Jean-François Halin, scénariste des trois opus de « OSS 117 », confirme que « dans la profession, elle est devenue l’emmerdeuse de service, alors qu’elle avait jusque-là la réputation d’être une très bonne comédienne, une très bonne camarade. Cette affaire a tout de même suscité beaucoup de discussions dans le milieu des scénaristes et des réalisateurs, avec cette question : l’art est-il plus important que la vie ? Pour moi, c’était surtout une dégueulasserie ».
Son amie, l’écrivaine et réalisatrice Eva Ionesco, abonde : « Marianne a bien été blacklistée du cinéma français. On savait tous que ceux qui prenaient parti pour elle ne travailleraient plus avec Why Not Productions, qui était la plus grosse boîte de prod de Paris, avec les réalisateurs les plus en vue, et les films qui allaient à Cannes. Personne ne voulait se griller avec eux, c’était tout un système, principalement masculin, qui se tenait la main. »
Une carrière brisée
Malgré sa combativité apparente, Marianne Denicourt sombre. « Un effondrement », dit-elle. « Une dépression », chuchotent ses proches. « De fait, comment continuer à tourner dans un milieu qui adoube cela ? J’ai refusé plusieurs films, dont deux avec Mathieu Amalric au casting. » Puis, elle décide de couper radicalement et part plusieurs mois dans l’Afghanistan des talibans pour réaliser deux documentaires, sur les enfants des rues et une petite fille mariée de force.

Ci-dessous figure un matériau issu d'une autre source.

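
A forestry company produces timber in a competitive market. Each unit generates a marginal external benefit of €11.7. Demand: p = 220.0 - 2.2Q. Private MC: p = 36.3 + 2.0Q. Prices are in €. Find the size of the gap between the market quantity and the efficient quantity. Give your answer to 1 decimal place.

2.8 units

Market equilibrium (private): 36.3 + 2.0Q = 220.0 - 2.2Q → Q_m = 43.7381.
Social marginal cost = private MC − MEB = 24.6 + 2.0Q.
Set SMC = demand: 24.6 + 2.0Q = 220.0 - 2.2Q → Q* = 46.5238.
Gap = |43.7381 − 46.5238| = 2.7857.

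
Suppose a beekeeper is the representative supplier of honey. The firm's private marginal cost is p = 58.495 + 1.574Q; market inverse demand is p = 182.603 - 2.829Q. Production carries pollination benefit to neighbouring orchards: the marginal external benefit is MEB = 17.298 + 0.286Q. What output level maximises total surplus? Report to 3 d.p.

Social marginal cost = private MC − MEB = 41.197 + 1.288Q.
Set SMC = demand: 41.197 + 1.288Q = 182.603 - 2.829Q → Q* = 34.3469.

Q* = 34.347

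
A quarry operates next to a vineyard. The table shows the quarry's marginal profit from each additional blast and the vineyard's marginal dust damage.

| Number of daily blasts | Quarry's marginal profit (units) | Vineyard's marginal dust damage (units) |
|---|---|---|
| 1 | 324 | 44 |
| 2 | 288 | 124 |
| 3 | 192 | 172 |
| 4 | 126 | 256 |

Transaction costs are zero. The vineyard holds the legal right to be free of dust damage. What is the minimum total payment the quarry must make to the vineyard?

340

Efficient level: marginal profit ≥ marginal dust damage through level 3, so k* = 3.
With the vineyard holding the right, the quarry must at least compensate total damage at k*: 44 + 124 + 172 = 340.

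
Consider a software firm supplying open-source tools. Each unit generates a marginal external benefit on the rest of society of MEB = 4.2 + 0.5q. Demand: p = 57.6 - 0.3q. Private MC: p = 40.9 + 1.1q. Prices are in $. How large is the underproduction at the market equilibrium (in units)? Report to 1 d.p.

Market equilibrium (private): 40.9 + 1.1q = 57.6 - 0.3q → q_m = 11.9286.
Social marginal cost = private MC − MEB = 36.7 + 0.6q.
Set SMC = demand: 36.7 + 0.6q = 57.6 - 0.3q → q* = 23.2222.
Gap = |11.9286 − 23.2222| = 11.2936.

11.3 units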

« Ensuite, je n’avais plus vraiment de rentrées d’argent, car plus de propositions. » Sa filmographie en atteste : avant l’affaire, elle tournait trois ou quatre films par an, avec des rôles importants. Après, elle ne décroche plus que de rares participations. Seules éclaircies, la fidélité de Claude Lelouch et deux films de Thomas Lilti, dont « Hippocrate », pour lequel elle est nommée aux César, en 2015. « Mais j’étais toujours indésirable. Côté promo, on ne m’a sollicitée pour aucune interview. » Depuis des années, c’est grâce à des lectures dans des festivals littéraires, ou pour des livres audio, qu’elle parvient à gagner sa vie. Des interventions dans des lycées, aussi.

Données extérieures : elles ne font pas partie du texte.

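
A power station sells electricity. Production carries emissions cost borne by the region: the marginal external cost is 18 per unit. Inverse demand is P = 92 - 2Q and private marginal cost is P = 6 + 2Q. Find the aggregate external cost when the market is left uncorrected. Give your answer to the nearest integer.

Market equilibrium (private): 6 + 2Q = 92 - 2Q → Q_m = 21.5000.
Total external cost = MEC × Q_m = 18 × 21.5000 = 387.0000.

387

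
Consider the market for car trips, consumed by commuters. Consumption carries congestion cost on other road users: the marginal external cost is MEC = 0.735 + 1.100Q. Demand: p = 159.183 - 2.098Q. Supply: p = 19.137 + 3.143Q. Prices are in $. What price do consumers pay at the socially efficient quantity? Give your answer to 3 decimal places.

P = $113.090

Social marginal benefit = demand − MEC = 158.448 - 3.198Q.
Set SMB = MC: 158.448 - 3.198Q = 19.137 + 3.143Q → Q* = 21.9699.
Consumer price on the demand curve at Q*: 159.183 − 2.098×21.9699 = 113.0901.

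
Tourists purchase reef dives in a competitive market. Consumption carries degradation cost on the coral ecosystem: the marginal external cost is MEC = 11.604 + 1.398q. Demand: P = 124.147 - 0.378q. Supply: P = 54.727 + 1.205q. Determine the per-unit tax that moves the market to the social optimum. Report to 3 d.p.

tax = 38.718 per unit

Social marginal benefit = demand − MEC = 112.543 - 1.776q.
Set SMB = MC: 112.543 - 1.776q = 54.727 + 1.205q → q* = 19.3948.
The Pigouvian tax equals MEC at q*: 11.604 + 1.398×19.3948 = 38.7179.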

Elle était un exemple de femme, d’actrice, qui ne se laissait pas abuser
Aujourd’hui, elle s’estime presque chanceuse de ne plus avoir à subir le sexisme du cinéma, mais espère tout de même une réhabilitation. « Je suis contente de parler pour Marianne, car avant, c’était impossible, il n’y avait personne pour entendre », conclut Marie Desplechin. Pour Judith Perrignon, « la violence qu’a subie Marianne est plus ténue à raconter que la violence sexuelle, mais son histoire permet de comprendre la chape de silence qui a recouvert les autres abus ».

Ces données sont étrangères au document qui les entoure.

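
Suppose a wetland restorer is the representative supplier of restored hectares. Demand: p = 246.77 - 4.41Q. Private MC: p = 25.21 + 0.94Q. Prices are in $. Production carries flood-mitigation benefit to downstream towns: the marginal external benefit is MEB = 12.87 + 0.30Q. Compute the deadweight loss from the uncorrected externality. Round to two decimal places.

Market equilibrium (private): 25.21 + 0.94Q = 246.77 - 4.41Q → Q_m = 41.4131.
Social marginal cost = private MC − MEB = 12.34 + 0.64Q.
Set SMC = demand: 12.34 + 0.64Q = 246.77 - 4.41Q → Q* = 46.4218.
Height of the DWL triangle at Q_m is demand(Q_m) − SMC(Q_m) = MEB(Q_m) = 25.2939.
DWL = ½ × 5.0087 × 25.2939 = 63.3448.

DWL = $63.34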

Un constat que partage Isild Le Besco : « Je me souviens de mon admiration pour elle, à l’époque. Elle était un exemple de femme, d’actrice, qui ne se laissait pas abuser, qui luttait contre le silence. Elle a préparé le mouvement #MeToo, au prix de sa carrière. » Les temps ont changé, notre regard s’est dessillé sur ces histoires que l’on avait le plus souvent oubliées, remisées.
Est-ce aussi le cas pour les autres protagonistes de cette triste séquence ? Nous ne le saurons pas : ni Arnaud Desplechin, ni Mathieu Amalric, ni Christine Angot n’ont donné suite à nos demandes d’entretien. « Il y a vingt ans, le film blessait Marianne pour des raisons qui sont devenues publiques, se justifie Arnaud Desplechin. À l’époque, j’ai préféré ne pas commenter, affecté par sa blessure. Aujourd’hui encore, je préfère la discrétion. » Et le silence.